Mise en scène de Louise Blachère

DURÉE : 1H
ÂGE : à partir de 16 ans

"Le Prince et le Voleur prend son origine dans une histoire personnelle et des faits avérés. Dans mon adolescence, j'ai en effet entretenu une amitié parallèle avec deux garçons : l’un, héritier d'une des plus grandes fortunes françaises, aujourd'hui devenu PDG du premier groupe mondial de communication, et l'autre, jeune de banlieue tête brûlée, recroisé çà et là depuis, entre histoires louches et jobs foireux, insaisissable et grave tendu, toujours vivant en périphérie. A l'origine, je voulais créer un spectacle avec eux. Cette rencontre n'a pu se faire. De cette déception initiale et de leur absence, est née une histoire, un conte qu'on dirait au coucher, un conte qui parlerait d'un enfant et d'un pays troublés, sinon obsédés, par leur quête d'identité. La forme de ce monologue naît de ça. Voici ce qu'il s'y passera : Dans un salon bourgeois, une maîtresse de maison s'affaire. La table a été dressée pour trois, petits plats dans les grands comme on dit. Elle est très excitée. Ce soir, elle reçoit deux garçons aux yeux clairs : un Prince et un Voleur.
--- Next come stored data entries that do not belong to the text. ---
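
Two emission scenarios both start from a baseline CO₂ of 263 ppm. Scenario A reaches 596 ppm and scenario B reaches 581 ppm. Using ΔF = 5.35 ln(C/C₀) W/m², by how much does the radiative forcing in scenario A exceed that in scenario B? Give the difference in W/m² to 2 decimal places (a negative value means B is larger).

ΔF_A = 5.35 ln(596/263) = 5.35 × 0.81809 = 4.3768 W/m².
ΔF_B = 5.35 ln(581/263) = 5.35 × 0.79260 = 4.2404 W/m².
Difference: 4.3768 − 4.2404 = 0.1364 W/m².

ΔF_A − ΔF_B = 0.14 W/m²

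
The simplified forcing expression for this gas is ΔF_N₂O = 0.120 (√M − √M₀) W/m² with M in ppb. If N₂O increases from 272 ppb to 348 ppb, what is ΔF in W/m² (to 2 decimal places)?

ΔF = 0.26 W/m²

N₂O: 0.120 × (√348 − √272) = 0.120 × (18.6548 − 16.4924) = 0.120 × 2.1624 = 0.2595 W/m².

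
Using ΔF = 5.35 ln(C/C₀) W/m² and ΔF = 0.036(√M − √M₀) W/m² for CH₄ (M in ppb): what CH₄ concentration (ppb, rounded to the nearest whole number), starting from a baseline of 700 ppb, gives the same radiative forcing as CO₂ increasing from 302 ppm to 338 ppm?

CO₂ forcing: 5.35 × ln(338/302) = 5.35 × 0.112619 = 0.60251 W/m².
Set 0.036(√M − √700) = 0.60251: √M = 0.60251/0.036 + √700 = 16.7364 + 26.4575 = 43.1939.
M = (43.1939)² = 1865.71 ppb.

M ≈ 1866 ppb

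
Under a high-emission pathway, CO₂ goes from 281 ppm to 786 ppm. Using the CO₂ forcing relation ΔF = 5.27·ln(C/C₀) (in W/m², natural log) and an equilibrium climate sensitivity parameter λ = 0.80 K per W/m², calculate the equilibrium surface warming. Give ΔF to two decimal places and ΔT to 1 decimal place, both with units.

ΔF = 5.42 W/m²; ΔT = 4.3 K

CO₂: 5.27 × ln(786/281) = 5.27 × ln(2.79715) = 5.27 × 1.02860 = 5.4207 W/m².
ΔT = λ ΔF = 0.80 × 5.42 = 4.3360 K.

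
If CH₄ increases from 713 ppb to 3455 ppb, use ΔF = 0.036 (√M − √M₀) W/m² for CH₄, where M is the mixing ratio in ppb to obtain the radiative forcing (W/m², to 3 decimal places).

ΔF = 1.155 W/m²

CH₄: 0.036 × (√3455 − √713) = 0.036 × (58.7792 − 26.7021) = 0.036 × 32.0771 = 1.1548 W/m².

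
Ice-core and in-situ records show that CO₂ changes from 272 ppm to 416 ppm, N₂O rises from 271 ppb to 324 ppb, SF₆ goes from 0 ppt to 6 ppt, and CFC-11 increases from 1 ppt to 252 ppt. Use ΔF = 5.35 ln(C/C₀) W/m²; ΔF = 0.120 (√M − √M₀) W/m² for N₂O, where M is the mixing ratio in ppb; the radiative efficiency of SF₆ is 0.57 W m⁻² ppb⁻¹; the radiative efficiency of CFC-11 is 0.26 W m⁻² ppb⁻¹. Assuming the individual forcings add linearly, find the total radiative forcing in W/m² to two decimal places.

CO₂: 5.35 × ln(416/272) = 5.35 × ln(1.52941) = 5.35 × 0.42488 = 2.2731 W/m².
N₂O: 0.120 × (√324 − √271) = 0.120 × (18.0000 − 16.4621) = 0.120 × 1.5379 = 0.1845 W/m².
SF₆: Δ = 6 − 0 = 6 ppt = 0.006 ppb; ΔF = 0.57 × 0.006 = 0.0034 W/m².
CFC-11: Δ = 252 − 1 = 251 ppt = 0.251 ppb; ΔF = 0.26 × 0.251 = 0.0653 W/m².
Total ΔF = 2.2731 + 0.1845 + 0.0034 + 0.0653 = 2.5263 W/m².

ΔF = 2.53 W/m²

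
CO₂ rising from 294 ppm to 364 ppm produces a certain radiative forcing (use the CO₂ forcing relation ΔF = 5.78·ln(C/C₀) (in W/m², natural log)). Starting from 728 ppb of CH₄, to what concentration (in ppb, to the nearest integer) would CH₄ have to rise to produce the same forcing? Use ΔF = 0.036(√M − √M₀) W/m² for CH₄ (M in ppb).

CO₂ forcing: 5.78 × ln(364/294) = 5.78 × 0.213574 = 1.23446 W/m².
Set 0.036(√M − √728) = 1.23446: √M = 1.23446/0.036 + √728 = 34.2906 + 26.9815 = 61.2721.
M = (61.2721)² = 3754.27 ppb.

M ≈ 3754 ppb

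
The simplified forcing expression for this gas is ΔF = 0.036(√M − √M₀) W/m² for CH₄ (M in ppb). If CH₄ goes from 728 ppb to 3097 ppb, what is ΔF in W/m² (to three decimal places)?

CH₄: 0.036 × (√3097 − √728) = 0.036 × (55.6507 − 26.9815) = 0.036 × 28.6692 = 1.0321 W/m².

ΔF = 1.032 W/m²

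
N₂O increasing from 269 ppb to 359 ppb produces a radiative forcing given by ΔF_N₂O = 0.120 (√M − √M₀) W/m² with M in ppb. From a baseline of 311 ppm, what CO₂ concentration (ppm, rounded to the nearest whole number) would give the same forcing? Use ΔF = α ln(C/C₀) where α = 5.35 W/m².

N₂O forcing: 0.120 × (√359 − √269) = 0.120 × (18.9473 − 16.4012) = 0.120 × 2.5461 = 0.30553 W/m².
Set 5.35 ln(C/311) = 0.30553: ln(C/311) = 0.30553/5.35 = 0.05711, so C = 311 × e^0.05711 = 311 × 1.05877 = 329.28 ppm.

C ≈ 329 ppm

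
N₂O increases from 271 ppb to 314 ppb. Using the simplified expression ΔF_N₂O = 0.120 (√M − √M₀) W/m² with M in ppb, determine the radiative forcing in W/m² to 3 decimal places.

ΔF = 0.151 W/m²

N₂O: 0.120 × (√314 − √271) = 0.120 × (17.7200 − 16.4621) = 0.120 × 1.2579 = 0.1509 W/m².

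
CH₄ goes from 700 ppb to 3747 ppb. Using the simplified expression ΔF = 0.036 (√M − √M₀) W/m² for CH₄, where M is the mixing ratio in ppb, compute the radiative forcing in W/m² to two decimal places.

CH₄: 0.036 × (√3747 − √700) = 0.036 × (61.2127 − 26.4575) = 0.036 × 34.7552 = 1.2512 W/m².

ΔF = 1.25 W/m²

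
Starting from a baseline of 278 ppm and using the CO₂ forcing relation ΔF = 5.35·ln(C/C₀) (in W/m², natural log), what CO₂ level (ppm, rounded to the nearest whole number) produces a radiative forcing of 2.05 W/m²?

Set 5.35 ln(C/278) = 2.05, so ln(C/278) = 2.05/5.35 = 0.38318.
Then C/278 = e^0.38318 = 1.46694, giving C = 278 × 1.46694 = 407.81 ppm.

C ≈ 408 ppm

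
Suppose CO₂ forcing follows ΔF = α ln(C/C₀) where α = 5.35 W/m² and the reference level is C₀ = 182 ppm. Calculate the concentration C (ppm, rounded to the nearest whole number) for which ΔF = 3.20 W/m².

C ≈ 331 ppm

Set 5.35 ln(C/182) = 3.20, so ln(C/182) = 3.20/5.35 = 0.59813.
Then C/182 = e^0.59813 = 1.81871, giving C = 182 × 1.81871 = 331.01 ppm.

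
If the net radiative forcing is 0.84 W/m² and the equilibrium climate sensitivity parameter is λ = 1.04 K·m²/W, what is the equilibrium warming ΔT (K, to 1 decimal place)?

ΔT = 0.9 K

ΔT = λ ΔF = 1.04 × 0.84 = 0.8736 K.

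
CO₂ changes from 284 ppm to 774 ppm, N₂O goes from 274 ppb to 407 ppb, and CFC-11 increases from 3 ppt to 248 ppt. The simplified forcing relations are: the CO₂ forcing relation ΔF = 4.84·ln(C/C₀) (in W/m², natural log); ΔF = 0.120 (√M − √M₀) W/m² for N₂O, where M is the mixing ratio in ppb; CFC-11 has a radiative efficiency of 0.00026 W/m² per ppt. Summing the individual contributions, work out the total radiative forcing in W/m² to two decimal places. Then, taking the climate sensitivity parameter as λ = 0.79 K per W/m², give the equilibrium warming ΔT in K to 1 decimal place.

ΔF = 5.35 W/m²; ΔT = 4.2 K

CO₂: 4.84 × ln(774/284) = 4.84 × ln(2.72535) = 4.84 × 1.00260 = 4.8526 W/m².
N₂O: 0.120 × (√407 − √274) = 0.120 × (20.1742 − 16.5529) = 0.120 × 3.6213 = 0.4346 W/m².
CFC-11: ΔF = 0.00026 × (248 − 3) = 0.00026 × 245 = 0.0637 W/m².
Total ΔF = 4.8526 + 0.4346 + 0.0637 = 5.3509 W/m².
ΔT = λ ΔF = 0.79 × 5.35 = 4.2265 K.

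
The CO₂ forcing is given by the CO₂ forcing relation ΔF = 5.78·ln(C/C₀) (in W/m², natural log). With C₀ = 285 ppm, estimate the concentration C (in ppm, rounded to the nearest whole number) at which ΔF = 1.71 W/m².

C ≈ 383 ppm

Set 5.78 ln(C/285) = 1.71, so ln(C/285) = 1.71/5.78 = 0.29585.
Then C/285 = e^0.29585 = 1.34427, giving C = 285 × 1.34427 = 383.12 ppm.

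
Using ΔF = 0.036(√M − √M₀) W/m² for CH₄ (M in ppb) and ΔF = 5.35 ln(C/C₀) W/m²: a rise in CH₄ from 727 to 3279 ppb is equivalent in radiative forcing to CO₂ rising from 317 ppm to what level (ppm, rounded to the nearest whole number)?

C ≈ 389 ppm

CH₄ forcing: 0.036 × (√3279 − √727) = 0.036 × (57.2626 − 26.9629) = 0.036 × 30.2997 = 1.09079 W/m².
Set 5.35 ln(C/317) = 1.09079: ln(C/317) = 1.09079/5.35 = 0.20389, so C = 317 × e^0.20389 = 317 × 1.22616 = 388.69 ppm.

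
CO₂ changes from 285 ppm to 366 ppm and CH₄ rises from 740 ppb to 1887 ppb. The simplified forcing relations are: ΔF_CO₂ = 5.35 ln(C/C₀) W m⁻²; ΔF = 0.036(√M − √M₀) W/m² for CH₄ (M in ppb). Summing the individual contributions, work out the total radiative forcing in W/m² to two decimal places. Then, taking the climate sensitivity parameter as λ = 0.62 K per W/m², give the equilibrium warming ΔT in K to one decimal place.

ΔF = 1.92 W/m²; ΔT = 1.2 K

CO₂: 5.35 × ln(366/285) = 5.35 × ln(1.28421) = 5.35 × 0.25014 = 1.3382 W/m².
CH₄: 0.036 × (√1887 − √740) = 0.036 × (43.4396 − 27.2029) = 0.036 × 16.2367 = 0.5845 W/m².
Total ΔF = 1.3382 + 0.5845 = 1.9227 W/m².
ΔT = λ ΔF = 0.62 × 1.92 = 1.1904 K.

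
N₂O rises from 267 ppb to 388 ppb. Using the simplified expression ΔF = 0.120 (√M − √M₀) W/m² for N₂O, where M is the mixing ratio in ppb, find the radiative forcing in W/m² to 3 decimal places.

N₂O: 0.120 × (√388 − √267) = 0.120 × (19.6977 − 16.3401) = 0.120 × 3.3576 = 0.4029 W/m².

ΔF = 0.403 W/m²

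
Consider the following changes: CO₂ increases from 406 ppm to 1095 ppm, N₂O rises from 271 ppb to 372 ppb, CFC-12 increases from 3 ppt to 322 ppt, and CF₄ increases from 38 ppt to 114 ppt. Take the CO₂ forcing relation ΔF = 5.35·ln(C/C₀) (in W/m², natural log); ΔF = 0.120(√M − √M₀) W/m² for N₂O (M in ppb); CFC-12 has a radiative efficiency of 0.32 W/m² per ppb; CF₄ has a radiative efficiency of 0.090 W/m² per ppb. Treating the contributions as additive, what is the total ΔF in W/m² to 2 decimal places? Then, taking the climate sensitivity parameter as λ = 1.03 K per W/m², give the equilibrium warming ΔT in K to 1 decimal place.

CO₂: 5.35 × ln(1095/406) = 5.35 × ln(2.69704) = 5.35 × 0.99215 = 5.3080 W/m².
N₂O: 0.120 × (√372 − √271) = 0.120 × (19.2873 − 16.4621) = 0.120 × 2.8252 = 0.3390 W/m².
CFC-12: Δ = 322 − 3 = 319 ppt = 0.319 ppb; ΔF = 0.32 × 0.319 = 0.1021 W/m².
CF₄: Δ = 114 − 38 = 76 ppt = 0.076 ppb; ΔF = 0.090 × 0.076 = 0.0068 W/m².
Total ΔF = 5.3080 + 0.3390 + 0.1021 + 0.0068 = 5.7559 W/m².
ΔT = λ ΔF = 1.03 × 5.76 = 5.9328 K.

ΔF = 5.76 W/m²; ΔT = 5.9 K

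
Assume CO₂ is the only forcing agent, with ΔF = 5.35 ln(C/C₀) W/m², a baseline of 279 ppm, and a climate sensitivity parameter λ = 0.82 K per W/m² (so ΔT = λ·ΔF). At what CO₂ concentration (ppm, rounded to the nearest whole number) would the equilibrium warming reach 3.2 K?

Required forcing: ΔF = ΔT/λ = 3.2/0.82 = 3.9024 W/m².
Then ln(C/279) = ΔF/5.35 = 3.9024/5.35 = 0.72942.
So C = 279 × e^0.72942 = 279 × 2.07388 = 578.61 ppm.

C ≈ 579 ppm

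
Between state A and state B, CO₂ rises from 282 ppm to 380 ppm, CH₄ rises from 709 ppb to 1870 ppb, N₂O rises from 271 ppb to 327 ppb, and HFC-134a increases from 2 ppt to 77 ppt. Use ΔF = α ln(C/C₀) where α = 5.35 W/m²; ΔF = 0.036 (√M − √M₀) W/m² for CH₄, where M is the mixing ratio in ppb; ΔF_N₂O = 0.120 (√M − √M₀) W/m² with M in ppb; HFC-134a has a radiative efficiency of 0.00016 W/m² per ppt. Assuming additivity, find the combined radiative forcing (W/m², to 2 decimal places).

CO₂: 5.35 × ln(380/282) = 5.35 × ln(1.34752) = 5.35 × 0.29827 = 1.5957 W/m².
CH₄: 0.036 × (√1870 − √709) = 0.036 × (43.2435 − 26.6271) = 0.036 × 16.6164 = 0.5982 W/m².
N₂O: 0.120 × (√327 − √271) = 0.120 × (18.0831 − 16.4621) = 0.120 × 1.6210 = 0.1945 W/m².
HFC-134a: ΔF = 0.00016 × (77 − 2) = 0.00016 × 75 = 0.0120 W/m².
Total ΔF = 1.5957 + 0.5982 + 0.1945 + 0.0120 = 2.4004 W/m².

ΔF = 2.40 W/m²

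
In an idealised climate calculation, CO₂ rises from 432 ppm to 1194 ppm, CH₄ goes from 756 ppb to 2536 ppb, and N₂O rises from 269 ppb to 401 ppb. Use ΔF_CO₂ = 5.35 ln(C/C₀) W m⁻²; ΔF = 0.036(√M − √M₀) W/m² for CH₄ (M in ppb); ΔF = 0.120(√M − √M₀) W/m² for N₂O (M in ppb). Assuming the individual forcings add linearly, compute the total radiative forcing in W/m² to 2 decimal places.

CO₂: 5.35 × ln(1194/432) = 5.35 × ln(2.76389) = 5.35 × 1.01664 = 5.4390 W/m².
CH₄: 0.036 × (√2536 − √756) = 0.036 × (50.3587 − 27.4955) = 0.036 × 22.8632 = 0.8231 W/m².
N₂O: 0.120 × (√401 − √269) = 0.120 × (20.0250 − 16.4012) = 0.120 × 3.6238 = 0.4349 W/m².
Total ΔF = 5.4390 + 0.8231 + 0.4349 = 6.6970 W/m².

ΔF = 6.70 W/m²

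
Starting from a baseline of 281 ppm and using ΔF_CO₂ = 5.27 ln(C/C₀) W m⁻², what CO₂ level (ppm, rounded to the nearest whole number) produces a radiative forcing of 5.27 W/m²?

Set 5.27 ln(C/281) = 5.27, so ln(C/281) = 5.27/5.27 = 1.00000.
Then C/281 = e^1.00000 = 2.71828, giving C = 281 × 2.71828 = 763.84 ppm.

C ≈ 764 ppm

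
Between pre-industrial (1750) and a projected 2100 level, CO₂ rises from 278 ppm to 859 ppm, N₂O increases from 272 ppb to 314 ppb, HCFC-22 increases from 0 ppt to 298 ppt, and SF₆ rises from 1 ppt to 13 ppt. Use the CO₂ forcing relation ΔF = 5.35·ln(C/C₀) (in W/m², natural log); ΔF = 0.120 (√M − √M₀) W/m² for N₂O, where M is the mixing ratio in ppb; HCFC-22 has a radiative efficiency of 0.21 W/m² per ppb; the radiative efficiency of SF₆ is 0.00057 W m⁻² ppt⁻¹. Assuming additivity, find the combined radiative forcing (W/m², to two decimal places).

ΔF = 6.25 W/m²

CO₂: 5.35 × ln(859/278) = 5.35 × ln(3.08993) = 5.35 × 1.12815 = 6.0356 W/m².
N₂O: 0.120 × (√314 − √272) = 0.120 × (17.7200 − 16.4924) = 0.120 × 1.2276 = 0.1473 W/m².
HCFC-22: Δ = 298 − 0 = 298 ppt = 0.298 ppb; ΔF = 0.21 × 0.298 = 0.0626 W/m².
SF₆: ΔF = 0.00057 × (13 − 1) = 0.00057 × 12 = 0.0068 W/m².
Total ΔF = 6.0356 + 0.1473 + 0.0626 + 0.0068 = 6.2523 W/m².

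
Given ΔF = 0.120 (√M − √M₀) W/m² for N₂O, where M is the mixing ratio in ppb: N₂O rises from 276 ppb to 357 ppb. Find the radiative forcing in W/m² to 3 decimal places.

ΔF = 0.274 W/m²

N₂O: 0.120 × (√357 − √276) = 0.120 × (18.8944 − 16.6132) = 0.120 × 2.2812 = 0.2737 W/m².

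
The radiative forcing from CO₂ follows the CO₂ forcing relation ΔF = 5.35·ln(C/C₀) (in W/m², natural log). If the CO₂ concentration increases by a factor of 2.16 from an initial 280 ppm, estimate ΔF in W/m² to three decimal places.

ΔF = 4.120 W/m²

Because the forcing depends only on the ratio C/C₀, the initial concentration does not enter.
ΔF = 5.35 × ln(2.16) = 5.35 × 0.77011 = 4.1201 W/m².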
En attendant qu'ils arrivent et que la soirée décolle, elle s'interroge sur les mille et une façons de réussir(et surtout de rater) cette occasion si particulière. La nuit s'avance. Les spectres émergent. Le pays a peur. Elle se sent seule."

 

 

PIERRE-VINCENT CHAPUS

Après un master de criminologie et un enseignement du théâtre au conservatoire Erik Satie, Pierre-Vincent Chapus commence à travailler au théâtre sous la direction d'Yves Pignot, Quentin Defalt, Jean-Romain Vesperini, Gabriel Garran, et aussi au cinéma où il accompagne les premières réalisations de Yann Gonzalez et Pierre-Edouard Dumora. Cette plongée dans le métier lui donne assez rapidement l'envie de continuer son parcours autrement et selon ses propres inclinaisons. Aussi, il crée sa première compagnie (COC, pour crée ou crève, comme un équivalent français au Do it yourself anglais). Pendant près de 10 ans, il concrétise son désir de repenser son geste auprès de personnes tenues en périphérie de la création artistique (adolescents en difficulté, SDF, handicapés physiques et mentaux, femmes battues, personnes très âgées…), tout en écrivant et créant ses propres spectacles (CLANDESTINS/INSECTLANDS, (Je suis) Ripley Bogle, …hic sunt leones, PATCHES), dont le point commun est d’impliquer sur le plateau des personnes, professionnelles ou non, rencontrées lors d'ateliers pour former une aventure collective de théâtre portée par des troupes passionnées et singulières. Cherchant toujours à faire du théâtre un prétexte à la Vie, il revendique ce travail sur et dans les marges. Ainsi, un équilibre se crée dans ces dialogues constants entre le plateau et ses périphéries, générant une discipline à la fois radicale et affranchie, souvent accompagnée par lieux et institutions franciliennes, dont La Ferme du Bonheur à Nanterre et la Boutique solidarité de Gagny avec lesquelles il collabore constamment. En 2016, Pierre-Vincent quitte la compagnie COC, pour commencer une nouvelle aventure plus personnelle avec BUBBLEGUM PARFUM DESERT, structure/masque qui est à la fois une compagnie où il crée spectacles ou performances (My Floorboards, TNT, Le Prince et le Voleur), et un projet d’édition rudimentaire au long cours (le fanzine B)random).